In the last few weeks, I've had the last fifteen years of typing every day catch up to me in the form of severe pain in my hands, which matches all the descriptions of "computer elbow". This malady is one of those repetitive motion injuries you hear about, that can include actual tiny tears in the muscle tissue, as well as nerve pain as the damaged muscles pinch the nerves that run from your elbow to your hands. It feels like someone is more or less constantly hitting me in the funny bone.
And as a bonus round, it is aggravating the neuropathy caused by the chemo that was better for a year or so, but is now back in a most vengeful way, like a jilted lover. Oh, how well I remember that lovely combo of the feeling like my fingertips are on fire and pressure in the hands and lower arms that builds up until it feels like my fingers are going to explode. Ever get your fingers caught in a door jambe? (Cringing a little now?)
I spend about three minutes in every ten holding my hands above my head and shaking them to try to get the pressure to go down.

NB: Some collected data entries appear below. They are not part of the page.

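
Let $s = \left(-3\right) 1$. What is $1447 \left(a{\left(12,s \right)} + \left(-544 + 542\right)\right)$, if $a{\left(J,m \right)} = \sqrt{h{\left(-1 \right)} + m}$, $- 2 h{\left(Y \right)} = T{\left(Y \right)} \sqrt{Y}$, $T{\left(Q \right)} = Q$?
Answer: $-2894 + \frac{1447 \sqrt{-12 + 2 i}}{2} \approx -2685.9 + 2514.9 i$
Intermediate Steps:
$s = -3$
$h{\left(Y \right)} = - \frac{Y^{\frac{3}{2}}}{2}$ ($h{\left(Y \right)} = - \frac{Y \sqrt{Y}}{2} = - \frac{Y^{\frac{3}{2}}}{2}$)
$a{\left(J,m \right)} = \sqrt{m + \frac{i}{2}}$ ($a{\left(J,m \right)} = \sqrt{- \frac{\left(-1\right)^{\frac{3}{2}}}{2} + m} = \sqrt{- \frac{\left(-1\right) i}{2} + m} = \sqrt{\frac{i}{2} + m} = \sqrt{m + \frac{i}{2}}$)
$1447 \left(a{\left(12,s \right)} + \left(-544 + 542\right)\right) = 1447 \left(\frac{\sqrt{2 i + 4 \left(-3\right)}}{2} + \left(-544 + 542\right)\right) = 1447 \left(\frac{\sqrt{2 i - 12}}{2} - 2\right) = 1447 \left(\frac{\sqrt{-12 + 2 i}}{2} - 2\right) = 1447 \left(-2 + \frac{\sqrt{-12 + 2 i}}{2}\right) = -2894 + \frac{1447 \sqrt{-12 + 2 i}}{2}$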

It makes touching anything hard, like turning a key in a lock, zipping up my jacket, handling metal cutlery, opening the fridge door, and of course typing, a uniquely penitential adventure.
While there is no cure for the chemo-induced neuropathy except time and luck (with some people it never goes away entirely) there is something to be done about the repetitive motion injury: stop doing the thing that caused it. For at least two weeks, to give the damaged and inflamed muscle tissue time to heal. I suppose eating properly and getting a lot of exercise to boost the body's immune and healing systems would also not be a bad idea.
I've been trying various stretching exercises, which help temporarily. You sit on the sofa (or the pew) with your hands flat on the seat on either side. Then turn your hands around so the fingers are pointing backwards with the palms still down and flat. Now lean slowly backward so the fingers are pushed backwards in an L shape. Then slowly back again. Do this several times during Lauds, Vespers or Mass.
To get the full Crazy Lady effect, do the other stretches in between during the standing parts of the Mass, putting your hands and fingers behind you into weird contortions, then shaking them vigorously. Doing this during the Consecration is especially effective.
Yesterday I realised I would have to do take a break. I was writing an email to a friend back in BC, and the only way to do it was to hold my arms perfectly straight out, with my fingers splayed out like a starfish, and wrists held in a perfectly flat plane with my arms, no twist. I could type, very slowly and winceingly, with my thumbs.
Right now, I'm busily making things worse by taking strong painkillers, which work well enough that I can forget that it's actually just masking the symptoms enough to send me back to the keyboard so I can continue to do the thing that caused the problem.
I've already injured my way out of one promising career. I'd still be slinging bread dough if I hadn't been stupid and slipped a disk when I was 32.
Maybe it's a sign from God. Maybe it's just plain time to give up the internet entirely. Somehow.